In the letter sent to Evaly Chairman Shamima Nasrin last Thursday, the company's management were asked to provide a response by December 11, according to Mohammad Syed Ali, deputy secretary of the commerce ministry.
"We want to start the repayment of money owed to customers of Evaly," Ali said.
However, the ministry does not have a complete list of the affected customers on hand, making it difficult to issue refunds.
Moreover, the ministry needs to know how much money is stuck up in the payment gateways before being able to return the funds, he added.
The commerce ministry plans to issue the same letter to other troubled e-commerce platforms, such as E-Orange, to begin reimbursing their aggrieved clients as well.
As of Thursday, the commerce ministry had refunded about Tk 303 crore to 34,670 customers of 13 e-commerce companies through 37,402 transactions, according to data from the commerce ministry.
With the surfacing of misdeeds by a section of e-commerce companies, the commerce ministry formed the new Digital Commerce Cell (DCC) mainly to supervise the emerging e-commerce sector in 2021.
Mohammad Rassel had launched Evaly, an online shopping platform, on December 16, 2018.
With lucrative discounts ranging between 50 per cent to 100 per cent, the company attracted sales of about 50 lakh within two-and-a-half years of operation.
However, many customers started complaining that they were not getting their products or refunds even after several months had passed since making advance payments.
Amid legions of complaints, a Bangladesh Bank audit in April last year found that Evaly's liability is much bigger than its assets.
In September last year, Mohammad Rassel, founder and managing director of Evaly, and his wife Nasrin were arrested in connection with cases filed by thousands of aggrieved customers. Nasrin later got out on bail after serving six months of her sentence.
Meanwhile, the High Court appointed a five-member board of directors for the beleaguered e-commerce platform in October 2021 to run its activities. Shamsuddin Chowdhury Manik, a former justice of the appellate division of the Supreme Court, was made chairman of the board.
However, on September 21, the five-member board turned in its 3,500-page audit report to the court as well as their resignations and individual reports on the company.
The auditors found that Evaly made more than Tk 6,000 crore transactions with "very poor, unreliable, unorganised, incomplete books and records".
As such, neither the list of customers who paid advances to the company nor the list of merchants owed payments could be obtained.
The auditors were not provided with a system-generated inventory report, inventory verification report, list of obsolescence items, delivery and order closing report and voucher report, among others.
With this backdrop, the board called for an investigation into money laundering at the company as vast sums of cash remain traceless in its accounts.

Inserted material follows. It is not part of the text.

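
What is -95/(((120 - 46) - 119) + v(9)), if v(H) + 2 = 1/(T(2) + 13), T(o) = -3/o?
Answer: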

When Evaly began its journey with a paid-up capital of Tk 1 crore, it did not have a chief financial officer or follow any accounting rules at the time, the audit found.
In a press conference in early October, Nasrin claimed that following a raid last year, the Rapid Action Battalion did not lock up Evaly's headquarters, enabling looting.
As such, the registers and documents could not be provided to an audit team, she said.
Last year, Nasin said Evaly had informed the commerce ministry that its debt was approximately Tk 400 crore and it would take some time to collect a report on the company's full debt.
She then said its total liability cannot be determined without the release of Mohammad Rassel, CEO and managing director of the company, and also her husband.
"Without him, Amazon will not give access to the server," she added.